Mexican Politicians Increase Attacks on Trump

An increasing number of political figures in Mexico are attacking the U.S. president to buttress their own political careers, The Hill reports.

During a visit to Washington on Monday, Mexican Congressman Braulio Guerra took time away from his busy schedule of meetings with U.S. lawmakers and business leaders to sue President Donald Trump at the Inter-American Commission for Human Rights for “seeking to destroy the planet”.

Guerra, a high-ranking Institutional Revolutionary Party (PRI) lawmaker and likely future senator, is the latest in a long line of Mexican politicians who have looked to get attention by attacking Trump. With federal elections coming in 2018 and Mexican politicians in a frenzy to increase their profiles, many are turning to Trump as an easy target.

Presidential front-runner Andres Manuel Lopez Obrador, a populist left-of-center firebrand, sued Trump in January at the United Nations over alleged human rights violations stemming from Trump’s immigration enforcement policies.

Former President Vicente Fox has also joined the fray, going viral on social media with a series of videos panning Trump for his proposal to build a wall between the two countries.

Experts say the rhetoric from south of the border is bound to increase as the Mexican campaign season ramps up, The Hill adds.

“There’s just no doubt that in the context of Mexican presidential elections next year, that when the U.S. president says things like, ‘Mexico will pay for the wall,’ that candidates will respond,” said Christopher Wilson, deputy director of the Woodrow Wilson Institute’s Mexico Center.

“The candidate that responds with less vehemence will be losing out,” Wilson added.

Some wonder whether the rhetoric will damage ties between the two countries, which have steadily improved since their low point in January, when Peña Nieto canceled a visit to Washington over Trump’s insistence that Mexico pay for his proposed border wall.

“The relationship with Mexico has improved substantially in the last few months,” Senator Marco Rubio told The Hill earlier this month. Despite Trump’s unpopularity in Mexico, Peña Nieto’s administration has largely stayed out of the fray.

“The government so far has really resisted temptation to join in and has very cautious as to what they say and how they react to the president’s statements,” Wilson said.

Peña Nieto is scrambling to complete the renegotiation of NAFTA before election season starts in full in January, while trying to avoid an image of kowtowing to Trump’s rhetoric.

“It seems to me they’re playing a waiting game. They’re right now trying to keep the NAFTA renegotiation on a positive track,” said Wilson.

At the same time, improving relations between Mexico and Trump, or the mere perception, can lead to trouble. Peña Nieto’s government is already receiving flak for its decision to quietly mend differences with the Trump administration.

Senator Armando Ríos Píter, an independent presidential candidate who favors comparisons to French President Emmanuel Macron, told The Hill that Peña Nieto’s silence amounts to an “implicit acceptance” of Trump’s policies and even “complicity by omission”.

While experts agreed Trump-bashing could strain the relationship, some anti-Trump proposals have already yielded measurable gains for Mexico.

Ríos Píter has specialized in generating viral social media content with an anti-Trump message.
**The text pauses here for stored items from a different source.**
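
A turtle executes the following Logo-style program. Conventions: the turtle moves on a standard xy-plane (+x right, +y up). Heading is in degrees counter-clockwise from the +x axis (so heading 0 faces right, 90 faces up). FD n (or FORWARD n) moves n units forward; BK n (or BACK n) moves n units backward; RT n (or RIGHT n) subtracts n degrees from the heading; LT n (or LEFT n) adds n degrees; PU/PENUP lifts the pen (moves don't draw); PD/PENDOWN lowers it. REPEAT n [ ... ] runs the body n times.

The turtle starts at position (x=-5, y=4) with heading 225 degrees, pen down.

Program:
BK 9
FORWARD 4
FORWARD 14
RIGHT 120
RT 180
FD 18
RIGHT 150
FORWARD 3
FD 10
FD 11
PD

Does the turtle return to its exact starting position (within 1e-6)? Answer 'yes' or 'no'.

Executing turtle program step by step:
Start: pos=(-5,4), heading=225, pen down
BK 9: (-5,4) -> (1.364,10.364) [heading=225, draw]
FD 4: (1.364,10.364) -> (-1.464,7.536) [heading=225, draw]
FD 14: (-1.464,7.536) -> (-11.364,-2.364) [heading=225, draw]
RT 120: heading 225 -> 105
RT 180: heading 105 -> 285
FD 18: (-11.364,-2.364) -> (-6.705,-19.751) [heading=285, draw]
RT 150: heading 285 -> 135
FD 3: (-6.705,-19.751) -> (-8.827,-17.629) [heading=135, draw]
FD 10: (-8.827,-17.629) -> (-15.898,-10.558) [heading=135, draw]
FD 11: (-15.898,-10.558) -> (-23.676,-2.78) [heading=135, draw]
PD: pen down
Final: pos=(-23.676,-2.78), heading=135, 7 segment(s) drawn

Start position: (-5, 4)
Final position: (-23.676, -2.78)
Distance = 19.868; >= 1e-6 -> NOT closed

Answer: no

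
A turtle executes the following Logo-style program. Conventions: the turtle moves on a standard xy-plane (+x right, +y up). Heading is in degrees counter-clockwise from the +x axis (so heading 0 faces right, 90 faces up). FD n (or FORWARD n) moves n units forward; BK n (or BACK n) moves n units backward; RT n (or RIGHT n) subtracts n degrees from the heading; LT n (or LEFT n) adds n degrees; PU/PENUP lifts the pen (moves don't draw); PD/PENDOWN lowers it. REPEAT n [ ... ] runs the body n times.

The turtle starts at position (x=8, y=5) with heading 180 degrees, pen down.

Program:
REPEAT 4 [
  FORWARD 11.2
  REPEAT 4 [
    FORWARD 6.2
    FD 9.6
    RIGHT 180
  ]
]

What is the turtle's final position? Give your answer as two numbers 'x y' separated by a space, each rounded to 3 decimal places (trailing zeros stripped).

Answer: -36.8 5

Derivation:
Executing turtle program step by step:
Start: pos=(8,5), heading=180, pen down
REPEAT 4 [
  -- iteration 1/4 --
  FD 11.2: (8,5) -> (-3.2,5) [heading=180, draw]
  REPEAT 4 [
    -- iteration 1/4 --
    FD 6.2: (-3.2,5) -> (-9.4,5) [heading=180, draw]
    FD 9.6: (-9.4,5) -> (-19,5) [heading=180, draw]
    RT 180: heading 180 -> 0
    -- iteration 2/4 --
    FD 6.2: (-19,5) -> (-12.8,5) [heading=0, draw]
    FD 9.6: (-12.8,5) -> (-3.2,5) [heading=0, draw]
    RT 180: heading 0 -> 180
    -- iteration 3/4 --
    FD 6.2: (-3.2,5) -> (-9.4,5) [heading=180, draw]
    FD 9.6: (-9.4,5) -> (-19,5) [heading=180, draw]
    RT 180: heading 180 -> 0
    -- iteration 4/4 --
    FD 6.2: (-19,5) -> (-12.8,5) [heading=0, draw]
    FD 9.6: (-12.8,5) -> (-3.2,5) [heading=0, draw]
    RT 180: heading 0 -> 180
  ]
  -- iteration 2/4 --
  FD 11.2: (-3.2,5) -> (-14.4,5) [heading=180, draw]
  REPEAT 4 [
    -- iteration 1/4 --
    FD 6.2: (-14.4,5) -> (-20.6,5) [heading=180, draw]
    FD 9.6: (-20.6,5) -> (-30.2,5) [heading=180, draw]
    RT 180: heading 180 -> 0
    -- iteration 2/4 --
    FD 6.2: (-30.2,5) -> (-24,5) [heading=0, draw]
    FD 9.6: (-24,5) -> (-14.4,5) [heading=0, draw]
    RT 180: heading 0 -> 180
    -- iteration 3/4 --
    FD 6.2: (-14.4,5) -> (-20.6,5) [heading=180, draw]
    FD 9.6: (-20.6,5) -> (-30.2,5) [heading=180, draw]
    RT 180: heading 180 -> 0
    -- iteration 4/4 --
    FD 6.2: (-30.2,5) -> (-24,5) [heading=0, draw]
    FD 9.6: (-24,5) -> (-14.4,5) [heading=0, draw]
    RT 180: heading 0 -> 180
  ]
  -- iteration 3/4 --
  FD 11.2: (-14.4,5) -> (-25.6,5) [heading=180, draw]
  REPEAT 4 [
    -- iteration 1/4 --
    FD 6.2: (-25.6,5) -> (-31.8,5) [heading=180, draw]
    FD 9.6: (-31.8,5) -> (-41.4,5) [heading=180, draw]
    RT 180: heading 180 -> 0
    -- iteration 2/4 --
    FD 6.2: (-41.4,5) -> (-35.2,5) [heading=0, draw]
    FD 9.6: (-35.2,5) -> (-25.6,5) [heading=0, draw]
    RT 180: heading 0 -> 180
    -- iteration 3/4 --
    FD 6.2: (-25.6,5) -> (-31.8,5) [heading=180, draw]
    FD 9.6: (-31.8,5) -> (-41.4,5) [heading=180, draw]
    RT 180: heading 180 -> 0
    -- iteration 4/4 --
    FD 6.2: (-41.4,5) -> (-35.2,5) [heading=0, draw]
    FD 9.6: (-35.2,5) -> (-25.6,5) [heading=0, draw]
    RT 180: heading 0 -> 180
  ]
  -- iteration 4/4 --
  FD 11.2: (-25.6,5) -> (-36.8,5) [heading=180, draw]
  REPEAT 4 [
    -- iteration 1/4 --
    FD 6.2: (-36.8,5) -> (-43,5) [heading=180, draw]
    FD 9.6: (-43,5) -> (-52.6,5) [heading=180, draw]
    RT 180: heading 180 -> 0
    -- iteration 2/4 --
    FD 6.2: (-52.6,5) -> (-46.4,5) [heading=0, draw]
    FD 9.6: (-46.4,5) -> (-36.8,5) [heading=0, draw]
    RT 180: heading 0 -> 180
    -- iteration 3/4 --
    FD 6.2: (-36.8,5) -> (-43,5) [heading=180, draw]
    FD 9.6: (-43,5) -> (-52.6,5) [heading=180, draw]
    RT 180: heading 180 -> 0
    -- iteration 4/4 --
    FD 6.2: (-52.6,5) -> (-46.4,5) [heading=0, draw]
    FD 9.6: (-46.4,5) -> (-36.8,5) [heading=0, draw]
    RT 180: heading 0 -> 180
  ]
]
Final: pos=(-36.8,5), heading=180, 36 segment(s) drawn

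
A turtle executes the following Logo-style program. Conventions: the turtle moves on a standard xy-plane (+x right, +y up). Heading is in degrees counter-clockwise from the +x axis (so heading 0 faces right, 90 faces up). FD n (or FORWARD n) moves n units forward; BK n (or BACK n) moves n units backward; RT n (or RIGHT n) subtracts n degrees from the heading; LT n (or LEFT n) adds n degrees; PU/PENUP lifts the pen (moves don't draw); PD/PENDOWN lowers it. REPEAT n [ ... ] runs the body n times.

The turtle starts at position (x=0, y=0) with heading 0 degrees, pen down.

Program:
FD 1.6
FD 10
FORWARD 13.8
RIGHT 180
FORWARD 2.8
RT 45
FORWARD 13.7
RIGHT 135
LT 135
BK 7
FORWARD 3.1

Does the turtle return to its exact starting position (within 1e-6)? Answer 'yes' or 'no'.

Answer: no

Derivation:
Executing turtle program step by step:
Start: pos=(0,0), heading=0, pen down
FD 1.6: (0,0) -> (1.6,0) [heading=0, draw]
FD 10: (1.6,0) -> (11.6,0) [heading=0, draw]
FD 13.8: (11.6,0) -> (25.4,0) [heading=0, draw]
RT 180: heading 0 -> 180
FD 2.8: (25.4,0) -> (22.6,0) [heading=180, draw]
RT 45: heading 180 -> 135
FD 13.7: (22.6,0) -> (12.913,9.687) [heading=135, draw]
RT 135: heading 135 -> 0
LT 135: heading 0 -> 135
BK 7: (12.913,9.687) -> (17.862,4.738) [heading=135, draw]
FD 3.1: (17.862,4.738) -> (15.67,6.93) [heading=135, draw]
Final: pos=(15.67,6.93), heading=135, 7 segment(s) drawn

Start position: (0, 0)
Final position: (15.67, 6.93)
Distance = 17.134; >= 1e-6 -> NOT closed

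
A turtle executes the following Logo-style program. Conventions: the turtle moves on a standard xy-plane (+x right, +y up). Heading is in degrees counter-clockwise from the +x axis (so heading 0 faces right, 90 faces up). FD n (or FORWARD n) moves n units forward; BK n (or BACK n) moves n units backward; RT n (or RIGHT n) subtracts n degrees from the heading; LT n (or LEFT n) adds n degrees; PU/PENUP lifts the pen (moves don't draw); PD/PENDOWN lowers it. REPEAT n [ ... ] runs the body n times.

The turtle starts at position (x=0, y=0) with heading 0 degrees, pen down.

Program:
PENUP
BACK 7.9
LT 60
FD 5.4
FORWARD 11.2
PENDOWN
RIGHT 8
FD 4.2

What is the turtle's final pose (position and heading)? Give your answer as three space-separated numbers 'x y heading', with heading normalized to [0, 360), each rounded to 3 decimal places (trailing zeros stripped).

Executing turtle program step by step:
Start: pos=(0,0), heading=0, pen down
PU: pen up
BK 7.9: (0,0) -> (-7.9,0) [heading=0, move]
LT 60: heading 0 -> 60
FD 5.4: (-7.9,0) -> (-5.2,4.677) [heading=60, move]
FD 11.2: (-5.2,4.677) -> (0.4,14.376) [heading=60, move]
PD: pen down
RT 8: heading 60 -> 52
FD 4.2: (0.4,14.376) -> (2.986,17.686) [heading=52, draw]
Final: pos=(2.986,17.686), heading=52, 1 segment(s) drawn

Answer: 2.986 17.686 52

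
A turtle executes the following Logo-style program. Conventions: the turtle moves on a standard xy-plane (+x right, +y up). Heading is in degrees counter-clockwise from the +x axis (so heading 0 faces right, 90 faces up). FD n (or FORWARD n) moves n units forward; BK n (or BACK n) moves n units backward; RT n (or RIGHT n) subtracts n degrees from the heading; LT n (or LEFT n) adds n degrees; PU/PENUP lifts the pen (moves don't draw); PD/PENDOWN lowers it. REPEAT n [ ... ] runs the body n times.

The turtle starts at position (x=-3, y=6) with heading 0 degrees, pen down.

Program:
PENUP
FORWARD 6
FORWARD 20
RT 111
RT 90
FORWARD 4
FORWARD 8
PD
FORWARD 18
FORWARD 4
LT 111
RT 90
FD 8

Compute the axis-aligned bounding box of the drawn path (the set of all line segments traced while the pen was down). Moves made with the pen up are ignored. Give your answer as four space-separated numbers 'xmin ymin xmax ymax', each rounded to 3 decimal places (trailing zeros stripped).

Executing turtle program step by step:
Start: pos=(-3,6), heading=0, pen down
PU: pen up
FD 6: (-3,6) -> (3,6) [heading=0, move]
FD 20: (3,6) -> (23,6) [heading=0, move]
RT 111: heading 0 -> 249
RT 90: heading 249 -> 159
FD 4: (23,6) -> (19.266,7.433) [heading=159, move]
FD 8: (19.266,7.433) -> (11.797,10.3) [heading=159, move]
PD: pen down
FD 18: (11.797,10.3) -> (-5.007,16.751) [heading=159, draw]
FD 4: (-5.007,16.751) -> (-8.742,18.185) [heading=159, draw]
LT 111: heading 159 -> 270
RT 90: heading 270 -> 180
FD 8: (-8.742,18.185) -> (-16.742,18.185) [heading=180, draw]
Final: pos=(-16.742,18.185), heading=180, 3 segment(s) drawn

Segment endpoints: x in {-16.742, -8.742, -5.007, 11.797}, y in {10.3, 16.751, 18.185}
xmin=-16.742, ymin=10.3, xmax=11.797, ymax=18.185

Answer: -16.742 10.3 11.797 18.185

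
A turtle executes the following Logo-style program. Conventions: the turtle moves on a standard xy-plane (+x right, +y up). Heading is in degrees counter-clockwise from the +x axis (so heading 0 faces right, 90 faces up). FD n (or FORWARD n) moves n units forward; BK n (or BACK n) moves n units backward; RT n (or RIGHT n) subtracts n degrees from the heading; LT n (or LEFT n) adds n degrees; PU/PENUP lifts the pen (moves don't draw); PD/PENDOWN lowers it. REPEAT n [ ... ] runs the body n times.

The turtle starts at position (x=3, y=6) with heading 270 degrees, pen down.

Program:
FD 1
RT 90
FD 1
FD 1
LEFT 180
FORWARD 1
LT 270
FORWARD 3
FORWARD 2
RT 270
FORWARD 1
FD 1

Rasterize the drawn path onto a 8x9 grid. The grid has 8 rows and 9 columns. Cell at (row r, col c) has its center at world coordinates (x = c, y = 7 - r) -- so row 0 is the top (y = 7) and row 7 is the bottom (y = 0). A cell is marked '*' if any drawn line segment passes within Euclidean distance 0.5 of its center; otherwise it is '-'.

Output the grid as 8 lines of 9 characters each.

Segment 0: (3,6) -> (3,5)
Segment 1: (3,5) -> (2,5)
Segment 2: (2,5) -> (1,5)
Segment 3: (1,5) -> (2,5)
Segment 4: (2,5) -> (2,2)
Segment 5: (2,2) -> (2,0)
Segment 6: (2,0) -> (3,-0)
Segment 7: (3,-0) -> (4,-0)

Answer: ---------
---*-----
-***-----
--*------
--*------
--*------
--*------
--***----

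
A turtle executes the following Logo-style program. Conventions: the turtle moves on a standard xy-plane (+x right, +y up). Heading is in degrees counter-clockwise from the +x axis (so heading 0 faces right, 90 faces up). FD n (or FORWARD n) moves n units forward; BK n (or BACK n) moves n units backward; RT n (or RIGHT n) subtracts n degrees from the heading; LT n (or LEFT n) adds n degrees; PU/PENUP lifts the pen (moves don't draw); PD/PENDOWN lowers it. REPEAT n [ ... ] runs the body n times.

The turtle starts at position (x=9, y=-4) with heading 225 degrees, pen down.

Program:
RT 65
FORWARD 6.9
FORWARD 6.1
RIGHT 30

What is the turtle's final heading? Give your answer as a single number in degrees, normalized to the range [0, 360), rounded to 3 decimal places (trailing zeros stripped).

Answer: 130

Derivation:
Executing turtle program step by step:
Start: pos=(9,-4), heading=225, pen down
RT 65: heading 225 -> 160
FD 6.9: (9,-4) -> (2.516,-1.64) [heading=160, draw]
FD 6.1: (2.516,-1.64) -> (-3.216,0.446) [heading=160, draw]
RT 30: heading 160 -> 130
Final: pos=(-3.216,0.446), heading=130, 2 segment(s) drawn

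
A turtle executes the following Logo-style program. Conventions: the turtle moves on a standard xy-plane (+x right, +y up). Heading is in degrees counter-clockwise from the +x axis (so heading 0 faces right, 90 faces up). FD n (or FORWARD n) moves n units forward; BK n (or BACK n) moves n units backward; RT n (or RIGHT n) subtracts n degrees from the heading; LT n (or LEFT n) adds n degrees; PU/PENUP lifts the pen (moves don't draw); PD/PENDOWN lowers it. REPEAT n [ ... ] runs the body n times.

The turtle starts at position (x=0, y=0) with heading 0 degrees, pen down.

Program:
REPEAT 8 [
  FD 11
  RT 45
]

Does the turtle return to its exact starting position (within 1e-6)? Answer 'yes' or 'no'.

Answer: yes

Derivation:
Executing turtle program step by step:
Start: pos=(0,0), heading=0, pen down
REPEAT 8 [
  -- iteration 1/8 --
  FD 11: (0,0) -> (11,0) [heading=0, draw]
  RT 45: heading 0 -> 315
  -- iteration 2/8 --
  FD 11: (11,0) -> (18.778,-7.778) [heading=315, draw]
  RT 45: heading 315 -> 270
  -- iteration 3/8 --
  FD 11: (18.778,-7.778) -> (18.778,-18.778) [heading=270, draw]
  RT 45: heading 270 -> 225
  -- iteration 4/8 --
  FD 11: (18.778,-18.778) -> (11,-26.556) [heading=225, draw]
  RT 45: heading 225 -> 180
  -- iteration 5/8 --
  FD 11: (11,-26.556) -> (0,-26.556) [heading=180, draw]
  RT 45: heading 180 -> 135
  -- iteration 6/8 --
  FD 11: (0,-26.556) -> (-7.778,-18.778) [heading=135, draw]
  RT 45: heading 135 -> 90
  -- iteration 7/8 --
  FD 11: (-7.778,-18.778) -> (-7.778,-7.778) [heading=90, draw]
  RT 45: heading 90 -> 45
  -- iteration 8/8 --
  FD 11: (-7.778,-7.778) -> (0,0) [heading=45, draw]
  RT 45: heading 45 -> 0
]
Final: pos=(0,0), heading=0, 8 segment(s) drawn

Start position: (0, 0)
Final position: (0, 0)
Distance = 0; < 1e-6 -> CLOSED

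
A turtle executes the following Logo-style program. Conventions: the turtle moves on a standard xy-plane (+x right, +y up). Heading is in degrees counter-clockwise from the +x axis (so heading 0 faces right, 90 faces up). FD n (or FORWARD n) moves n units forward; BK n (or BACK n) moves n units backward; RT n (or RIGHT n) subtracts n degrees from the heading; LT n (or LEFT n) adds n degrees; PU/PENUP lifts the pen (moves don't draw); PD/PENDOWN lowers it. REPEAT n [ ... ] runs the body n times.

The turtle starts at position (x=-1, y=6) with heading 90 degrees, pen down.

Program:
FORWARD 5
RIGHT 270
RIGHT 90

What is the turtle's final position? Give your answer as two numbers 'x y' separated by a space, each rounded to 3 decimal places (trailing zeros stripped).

Answer: -1 11

Derivation:
Executing turtle program step by step:
Start: pos=(-1,6), heading=90, pen down
FD 5: (-1,6) -> (-1,11) [heading=90, draw]
RT 270: heading 90 -> 180
RT 90: heading 180 -> 90
Final: pos=(-1,11), heading=90, 1 segment(s) drawn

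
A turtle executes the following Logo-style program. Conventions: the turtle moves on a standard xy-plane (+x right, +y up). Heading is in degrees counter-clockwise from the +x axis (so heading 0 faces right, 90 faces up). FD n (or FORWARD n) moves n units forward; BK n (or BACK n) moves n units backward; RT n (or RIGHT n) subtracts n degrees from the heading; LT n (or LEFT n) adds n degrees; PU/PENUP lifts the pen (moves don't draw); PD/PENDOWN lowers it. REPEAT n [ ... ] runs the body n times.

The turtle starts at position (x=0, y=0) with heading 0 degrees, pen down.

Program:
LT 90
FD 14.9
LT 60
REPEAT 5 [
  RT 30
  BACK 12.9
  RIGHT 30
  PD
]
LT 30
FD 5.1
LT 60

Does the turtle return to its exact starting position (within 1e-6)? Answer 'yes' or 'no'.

Answer: no

Derivation:
Executing turtle program step by step:
Start: pos=(0,0), heading=0, pen down
LT 90: heading 0 -> 90
FD 14.9: (0,0) -> (0,14.9) [heading=90, draw]
LT 60: heading 90 -> 150
REPEAT 5 [
  -- iteration 1/5 --
  RT 30: heading 150 -> 120
  BK 12.9: (0,14.9) -> (6.45,3.728) [heading=120, draw]
  RT 30: heading 120 -> 90
  PD: pen down
  -- iteration 2/5 --
  RT 30: heading 90 -> 60
  BK 12.9: (6.45,3.728) -> (0,-7.443) [heading=60, draw]
  RT 30: heading 60 -> 30
  PD: pen down
  -- iteration 3/5 --
  RT 30: heading 30 -> 0
  BK 12.9: (0,-7.443) -> (-12.9,-7.443) [heading=0, draw]
  RT 30: heading 0 -> 330
  PD: pen down
  -- iteration 4/5 --
  RT 30: heading 330 -> 300
  BK 12.9: (-12.9,-7.443) -> (-19.35,3.728) [heading=300, draw]
  RT 30: heading 300 -> 270
  PD: pen down
  -- iteration 5/5 --
  RT 30: heading 270 -> 240
  BK 12.9: (-19.35,3.728) -> (-12.9,14.9) [heading=240, draw]
  RT 30: heading 240 -> 210
  PD: pen down
]
LT 30: heading 210 -> 240
FD 5.1: (-12.9,14.9) -> (-15.45,10.483) [heading=240, draw]
LT 60: heading 240 -> 300
Final: pos=(-15.45,10.483), heading=300, 7 segment(s) drawn

Start position: (0, 0)
Final position: (-15.45, 10.483)
Distance = 18.671; >= 1e-6 -> NOT closed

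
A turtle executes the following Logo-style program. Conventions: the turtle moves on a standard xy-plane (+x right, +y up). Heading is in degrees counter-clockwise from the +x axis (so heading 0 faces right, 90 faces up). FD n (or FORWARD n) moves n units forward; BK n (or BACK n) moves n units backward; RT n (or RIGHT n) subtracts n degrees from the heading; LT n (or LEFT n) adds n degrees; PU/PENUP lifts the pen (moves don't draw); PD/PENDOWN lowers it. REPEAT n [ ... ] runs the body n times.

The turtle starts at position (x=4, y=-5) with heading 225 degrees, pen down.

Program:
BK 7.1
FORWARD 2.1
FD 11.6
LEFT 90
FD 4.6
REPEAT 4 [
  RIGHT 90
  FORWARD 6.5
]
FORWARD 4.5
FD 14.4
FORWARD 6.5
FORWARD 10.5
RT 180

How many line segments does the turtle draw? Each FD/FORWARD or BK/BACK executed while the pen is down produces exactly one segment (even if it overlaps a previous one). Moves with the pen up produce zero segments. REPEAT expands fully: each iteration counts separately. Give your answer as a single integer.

Answer: 12

Derivation:
Executing turtle program step by step:
Start: pos=(4,-5), heading=225, pen down
BK 7.1: (4,-5) -> (9.02,0.02) [heading=225, draw]
FD 2.1: (9.02,0.02) -> (7.536,-1.464) [heading=225, draw]
FD 11.6: (7.536,-1.464) -> (-0.667,-9.667) [heading=225, draw]
LT 90: heading 225 -> 315
FD 4.6: (-0.667,-9.667) -> (2.586,-12.92) [heading=315, draw]
REPEAT 4 [
  -- iteration 1/4 --
  RT 90: heading 315 -> 225
  FD 6.5: (2.586,-12.92) -> (-2.01,-17.516) [heading=225, draw]
  -- iteration 2/4 --
  RT 90: heading 225 -> 135
  FD 6.5: (-2.01,-17.516) -> (-6.607,-12.92) [heading=135, draw]
  -- iteration 3/4 --
  RT 90: heading 135 -> 45
  FD 6.5: (-6.607,-12.92) -> (-2.01,-8.323) [heading=45, draw]
  -- iteration 4/4 --
  RT 90: heading 45 -> 315
  FD 6.5: (-2.01,-8.323) -> (2.586,-12.92) [heading=315, draw]
]
FD 4.5: (2.586,-12.92) -> (5.768,-16.102) [heading=315, draw]
FD 14.4: (5.768,-16.102) -> (15.95,-26.284) [heading=315, draw]
FD 6.5: (15.95,-26.284) -> (20.546,-30.88) [heading=315, draw]
FD 10.5: (20.546,-30.88) -> (27.971,-38.305) [heading=315, draw]
RT 180: heading 315 -> 135
Final: pos=(27.971,-38.305), heading=135, 12 segment(s) drawn
Segments drawn: 12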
He once climbed the dividing border fence between Tijuana and San Diego, and recently held a press conference near the same spot to promote his “raise salaries, not walls” bilateral agenda.

In February, Ríos Píter presented a bill in the Mexican Senate that would replace American corn imports with produce from Brazil and Argentina. Still, in a country rattled by internal violence and a string of corruption crises, Trump bashing may be a second-tier issue in the 2018 election.

“We have to see what the issues in the presidential campaign in Mexico are going to be,” said Andres Rozental, a former Mexican diplomat and expert on the bilateral relationship. He added that many candidates, starting with López Obrador, are likely to pick corruption as the central issue of their campaign.

“If that’s the agenda, then I’m not so sure the U.S.-Mexico relationship is going to be as definitive in deciding who wins,” Rozental said.